それなのに、カシィはおしっこができないのです。
「なんで開かないのよぉっ……ふざけ…っ、ないで……っ、ひらけ、ひらけぇ……っ!! 開きなさいよぉっ!! アリィのときは開いたんでしょうっ!?」
ドアを開ける合言葉を忘れてしまったカシィがいくら叫んでも、トイレのドアは開きません。
もうすぐここに盗賊たちがやってきます。アリィがしたようにこっそり隠れて合言葉を聞けば、カシィもオシッコを済ませることができるでしょう。でもカシィには、40人の盗賊たちが全員オシッコを済ませるまでなんて、絶対に我慢できっこありませんでした。
「ひっ、ひらけ……おおむぎ!!」
何度試しても、岩は閉じたままです。それでもカシィは諦めるわけにはいかないのです。だって、オモラシなんて立派なレディにゆるされることじゃありません。
脚の間にじわぁっと広がる熱い感触に、カシィはますます焦ります。
オモラシなんて、目の前にトイレがあるのにオモラシなんて。お姉さんとして絶対にありえないことです。
「ひらけ……か、からすむぎ!! そらまめ!! ひ、ひらけ…っ!!」
少しずつ染みが広がるおしりをもじもじと押さえながら、カシィは思いつく限りのありったけの言葉を叫びます。けれど、どれもこれも間違っていました。
それもこれも、アリィのお話を馬鹿にして真面目に聞いていなかったからなのです。
「ひ、らけぇっ……開いて、よぉ……お願いっ…こんなところで、お、オモラシしちゃうじゃないっ……!! あああっ、でちゃう、でちゃううっ!!」
カシィの悲鳴がむなしく洞窟に響きます。
けれど、ずっしりと大きな岩はけっして動こうとはせず、カシィはいつまでも腰を揺らしながらおしっこをがまんしなければいけないのでした。

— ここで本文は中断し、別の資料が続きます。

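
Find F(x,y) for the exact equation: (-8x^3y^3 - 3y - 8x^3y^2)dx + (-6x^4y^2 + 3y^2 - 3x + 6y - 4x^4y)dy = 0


Check exactness: ∂M/∂y = -24x^3y^2 - 3 - 16x^3y and ∂N/∂x = -24x^3y^2 - 3 - 16x^3y; equal, so the equation is exact.
Integrate M with respect to x (treating y as constant): ∫M dx = -2x^4y^3 - 3xy - 2x^4y^2 + h(y).
Differentiate w.r.t. y and set equal to N: the x-dependent terms already match, leaving h'(y) = 3y^2 + 6y. Integrate: h(y) = y^3 + 3y^2.
So F(x,y) = -2x^4y^3 + y^3 - 3xy + 3y^2 - 2x^4y^2.
General solution: -2x^4y^3 + y^3 - 3xy + 3y^2 - 2x^4y^2 = C.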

やがて、街から帰ってきた盗賊たちが、いつものようにがまんし続けたおしっこを済ませるためにど洞窟に入ってきました。
けれど、盗賊たちはすぐに異変に気付きます。
「お頭、なんだか変です。知らない女の子がいますよ」
盗賊たちの一人が、洞窟の奥に座り込むカシィを見て言いました。ざわざわと40人の盗賊たちはいっせいに騒ぎ出しました。ここのトイレのことは盗賊たち全員の秘密です。他の誰かが知っているはずがないのです。
「おい、どうしたんだい?」
落ち着かない仲間たちのお喋りを聞いて、盗賊の女親分がやってきました。
そして、トイレの前の大岩にすがり付いてしゃがみ込み、うつむいてしまっているカシィを見て言いました。
「なんだいお前は。いったいどこから入ってきた?」
「あ、ああ……だめ、お願い……お手洗いに……オモラシ、しちゃう……っ」
ぐすぐすと泣きながら喋るカシィが、びくっと震ながら言います。けれど、もうとっくにカシィのお尻の下には大きな水たまりができていて、いまもじょぼじょぼとオシッコが漏れ続けています。トイレの前に泣き崩れてしまったカシィの足元で、みるみる水たまりが広がってゆきます。
「うわっ、オモラシしてるぞ、こいつ!!」
「あーあ、オシッコか?」
「なんだ。トイレまで間に合わなかったんだな……」
「おいおい、こんなところで粗相(※おもらしのこと)しないでくれよ」
盗賊たちはくちぐちにカシィを指差して笑います。
みじめでどうしようもなくなって、カシィは泣き出してしまいました。小さいアリィだってオモラシをしなかったのに、お姉さんで立派なレディのはずの自分がオモラシをしてしまうなんて信じられなかったのです。
けれど、じんわりと濡れる下着はけっしてかん違いではありません。その証拠に、カシィのおしっこはまだまだ止まらないのです。
「うぅ……イヤぁ……アタシは違うのにっ……お子ちゃまじゃないのにっ……」
「なんだなんだ。こんな所でオモラシかい。もう子供じゃないんだろうに、なんてみっともないんだ」
「うわぁあああんっ……」
大きな川を作って流れてゆくカシィのおしっこを見て、女親分があきれたように言います。
カシィは情けなくて死にそうになって、妹のアリィを馬鹿にしたことにごめんんなさいを言いながら、いつまでもおしっこを漏らし続けるのでした。
――めでたしめでたし。
(補足)
このあと本編にはカシィがオモラシをしたことを街中に言いふらした40人の盗賊たちに仕返しするため、アリィが召使いのモルディアナと一緒に盗賊を家に招待し、全員にたくさんお酒とジュースを飲ませてトイレに行かせずにオモラシさせてしまう話や、女親分の機転でモルディアナ本人もたくさんお酒とジュースを飲まされ、必死におしっこをがまんしながら自慢の踊りを披露する素敵なシーンなんかもあるのですが、スペースの都合で割愛させていただきます。くわしくは世界オモラシ児童文学全集を参照ください。